The fourth sentence is not just compound, but in its second part becomes complex, using three subordinate clauses ('peering...shaking...as if....') to illuminate the action of its first half. It anticipates the betrayal the reader knows is coming and seems to recapitulate silently the debate Sam overheard in the Dead Marshes.

'Then he came back’, the first four words of the fifth sentence, act like a hinge at the paragraph's center, pivoting the Tale away from treachery, and towards the repentance if not the redemption, which the complex, heavily modified second clause and the blunt, breathtaking third declare to be possible at this instant. The dash before 'but' and the emphatic displacement of 'almost' draw the reader's attention like a manicule to the difference between the 'caress' of Gollum's 'trembling hand' here and the 'long fingers flexed and twitching, claw[ing] towards [Frodo's] neck' at the end of the earlier debate (TT 4.ii.634). Here, too, the betrayal hinted at by the 'interior debate' of the fourth sentence is answered by the 'almost the touch was a caress'.
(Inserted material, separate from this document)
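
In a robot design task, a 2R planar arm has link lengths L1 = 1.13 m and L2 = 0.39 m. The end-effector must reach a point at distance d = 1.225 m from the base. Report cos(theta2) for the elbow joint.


cos(th2) = (d^2 - L1^2 - L2^2)/(2*L1*L2) = (1.225^2 - 1.13^2 - 0.39^2)/(2*1.13*0.39) = 0.0813

0.0813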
The sixth sentence sweeps up all the long years of Gollum's life into one astonishingly poignant 'fleeting moment'. It depicts that moment for the reader by means of an exceptionally long and complex sentence in the form of a condition contrary to fact. It imagines a circumstance which did not arise and a sight which was not seen, except by the reader; and yet the reader's vision of Gollum here, echoing Bilbo's vision of Gollum in The Hobbit, feels right and true. Recall that the narrator of The Lord of the Rings is usually Frodo and sometimes Sam, not some omniscient third person. As the narrator tells us, they were both asleep. How then can the reader see this if they did not? (A fascinating question I will address elsewhere.) For the moment we will content ourselves with the thought that the prose here is so rhetorically powerful that it can persuade the readers that they have seen something which, except for the last gesture, no one in the book could have seen or told of. 


__________

Here are a few nice touches to be found in this paragraph.

The first word is 'Gollum', and the last is 'thing', which in apposition with 'hobbit'.

Saying that Gollum was 'shrunken' by the years might be meant to call to mind the Cumaean Sibyl, who shrank as she lived on and on without dying.

The last four words -- 'old starved pitiable thing' -- may be scanned as a spondee, a dactyl, and a spondee, which gives a nice, rhythmic ending to the paragraph, a trick of ancient rhetoric Tolkien will have learned in school.